Upon completing my studies at Cabrillo I had some choices to make. There were several obvious, established paths that I was considering at that point: I could stay inside academia and work to become a Music teacher or an ethnomusicologist, I could become a composer of “serious music” (love the music – hate the title!), I could move to NYC or back to LA and try to make it as a studio musician. 

And as I was struggling with these weighty decisions the unexpected happened: I fell in love.  I got smitten by a girl named Mary.  Overnight, all my priorities changed and now it seemed I had another choice to consider… although, as everyone who’s been there knows, in matters of the heart one really has no choice at all… Love is weird that way.  Mary and I got married and a year later our son, Colin, was born.  Looking back on it, I realize that it was the best choice I’ve ever made.

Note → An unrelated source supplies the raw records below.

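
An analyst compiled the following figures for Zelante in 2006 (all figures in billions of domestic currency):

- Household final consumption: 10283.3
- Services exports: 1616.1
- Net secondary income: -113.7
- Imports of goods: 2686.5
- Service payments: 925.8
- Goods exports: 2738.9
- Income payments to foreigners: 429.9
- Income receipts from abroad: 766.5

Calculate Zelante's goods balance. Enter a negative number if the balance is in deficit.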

My student loans had dried up and the need to make money was becoming a real priority. I began playing out and about with some of the local dance bands and within a few months I was working my way up the ranks of “working musicians”.


I often run into people who, upon finding out that I make a living as a musician, invariably express admiration for the fact that I do so.  It helps me to remember that playing music is really a pretty cool thing to do.  One thing is for certain: it’s seldom ever boring!  In those early years after my son was born I was scrambling to make money and I took every gig that came over the wires.  I remember one particularly surreal weekend: I played a country gig on a Friday night, a Jewish wedding Saturday afternoon, attended the premiere of a modern classical piece (my composition) in the evening, then played R & R in a biker bar the next night… Born to Be Wild, cranked.  For me, one of the great things about music is that it can be experienced in so many ways: intellectually, viscerally, physically, emotionally and spiritually. It’s something I try never to forget, never take for granted.

Through Ray Brown I was introduced to Bill Hopkins who was leading one of the busiest local dance bands. In the mid 90’s I became Music Director for his group, The Bill Hopkins Band, a 10 piece group of extraordinary musicians. This group has grown to become one of the San Francisco Bay areas premiere special event bands and I am proud to be a part of it’s success. The band travels regularly and has backed up many successful artists and celebrities, including Glen Frey, Huey Lewis, Tone Loc, Kenny G, Michael Bolton and Darius Rucker.


jeffrey wash


At a recording session in 1994 I met Bruce Kaphan. I was blown away by his skills as engineer and producer. We hit it off that day, kept in touch and over the next few years we did some recording sessions and projects together. In 2008 British singer/songwriter Thomas Dolby happened to hear some of Bruce’s music, including a piece I had played on called “Clouds” from Bruce’s first solo album, Slider. Thomas, who was working on a new album, contacted Bruce to see if he’d be interested in recording on the album and also possibly performing at the TED festival in a duo with me on fretless bass. Long story short, (the details are chronicled over at Bruce Kaphan’s website if you’d like to know more), the TED festival didn’t work out for us, but the connection with Thomas led to a couple of great things: first, the process of creating music for the TED evolved into a larger body of work and eventually became the Bruce Kaphan Quartet album. Also, I developed a musical relationship with Thomas, played on a couple of tracks on his album “A Map of the Floating City” and subsequently toured with him and his band in October 2012.

Having a family and working as a full time musician keeps the calendar very full. Despite an oft-demanding schedule, original music remains a priority for me and I make it a point to be actively involved in new music as both a writer and collaborator (see Credits & Links). In between projects and gigs I am working to complete an album of my own original instrumental music. This album represents something that I’ve wanted to do for a long time – a marriage of virtual, electronic and acoustic instruments within a framework of compositions drawing from the disparate musical influences that continue to inspire me.